Tackle the real issues, please

Instead of wrecking the long-standing, traditional and popular formats that help make the game at this level what it is (that being the most successful pyramid league system in world football, if not all of sport), perhaps Harvey and his chums from the Premier League and the F.A. should direct their attention at the real problem areas adversely affecting the national game. How about the growing corruption scandal starting at the very top, that has cost the England manager his job? Perhaps they should address the ever increasing financial gap between the top flight and the rest, a problem that has led to clubs with the history and standing of Darlington and Hereford United going completely out of business for what amounts to a similar amount of money that a top Premier League footballer makes on his own in less than a month. Sorting these very real issues would do a lot more for our game than the meddlesome “Whole Game Solution”, the moniker reminiscent of 1940’s Germany seeking to completely ruin the English league structure.

Rather than arbitrarily forcing teams to field their U23 players in front of 600 apathetic fans at reduced prices, they should do something to address the flagrant misuse of the youth team system that clubs such as Chelsea enact every year, buying up talented players from across the globe only to loan them out to eight clubs before subsequently releasing them without making so much as a dozen first team appearances. Manchester United sold or released eight players over the summer that were either youth team graduates or young prospects signed from EFL clubs in their teenage years after the arrival of Jose Mourinho in the summer, discarded to make room for big money additions like Paul Pogba and Zlatan Ibrahimovic, two men as concerned with their own personal branding as they are with their performances on the pitch.

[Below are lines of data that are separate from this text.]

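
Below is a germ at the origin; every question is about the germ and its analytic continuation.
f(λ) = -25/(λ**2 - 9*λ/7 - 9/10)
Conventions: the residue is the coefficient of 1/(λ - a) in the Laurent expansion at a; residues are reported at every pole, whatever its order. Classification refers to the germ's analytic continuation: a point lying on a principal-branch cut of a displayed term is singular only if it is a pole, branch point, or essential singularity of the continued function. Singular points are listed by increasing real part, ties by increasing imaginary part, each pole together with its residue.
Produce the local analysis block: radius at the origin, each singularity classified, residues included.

Radius of convergence at 0: -9/14 + (3/70)*sqrt(715).
At 9/14 - (3/70)*sqrt(715): a pole of order 1; residue (175/429)*sqrt(715).
At 9/14 + (3/70)*sqrt(715): a pole of order 1; residue -(175/429)*sqrt(715).

Denominator factor (λ**2 - 9*λ/7 - 9/10): discriminant 1287/245, real irrational roots 9/14 + (3/70)*sqrt(715) and 9/14 - (3/70)*sqrt(715); poles of order 1, moduli 9/14 + (3/70)*sqrt(715) and -9/14 + (3/70)*sqrt(715).
The radius of convergence is the smallest modulus among the singular points: -9/14 + (3/70)*sqrt(715).
The factor λ**2 - 9*λ/7 - 9/10 splits as (λ - a)(λ - a') with a = 9/14 - (3/70)*sqrt(715), a' = 9/14 + (3/70)*sqrt(715). At the order-1 pole a set g(λ) = (λ - a)*f(λ) = [-25] / (λ - a').
Simple pole: residue = g(a) at a = 9/14 - (3/70)*sqrt(715), which is (175/429)*sqrt(715).
The factor λ**2 - 9*λ/7 - 9/10 splits as (λ - a)(λ - a') with a = 9/14 + (3/70)*sqrt(715), a' = 9/14 - (3/70)*sqrt(715). At the order-1 pole a set g(λ) = (λ - a)*f(λ) = [-25] / (λ - a').
Simple pole: residue = g(a) at a = 9/14 + (3/70)*sqrt(715), which is -(175/429)*sqrt(715).
List the singular points by increasing real part (a conjugate pair: the negative imaginary part first).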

Pep Guardiola became another example of the Premier League’s obsession with attracting “superstar” names from abroad instead of aiding the progression of homegrown playing and coaching talent when he joined Manchester City earlier this year, and one of his first acts as boss was to jettison England’s first choice goalkeeper Joe Hart, denigrating him to the point of putting him in a substitute rotation with 35-year-old Argentine journeyman Willy Caballero before shipping him off altogether to play for a mid-table Serie A side. That things like this are allowed to happen at all is down to the long-term mismanagement for selfish reasons of the governing bodies, and it is more concerning now than ever that the Premier League, the F.A. and the EFL appear to be singing from the same incorrect hymn sheet.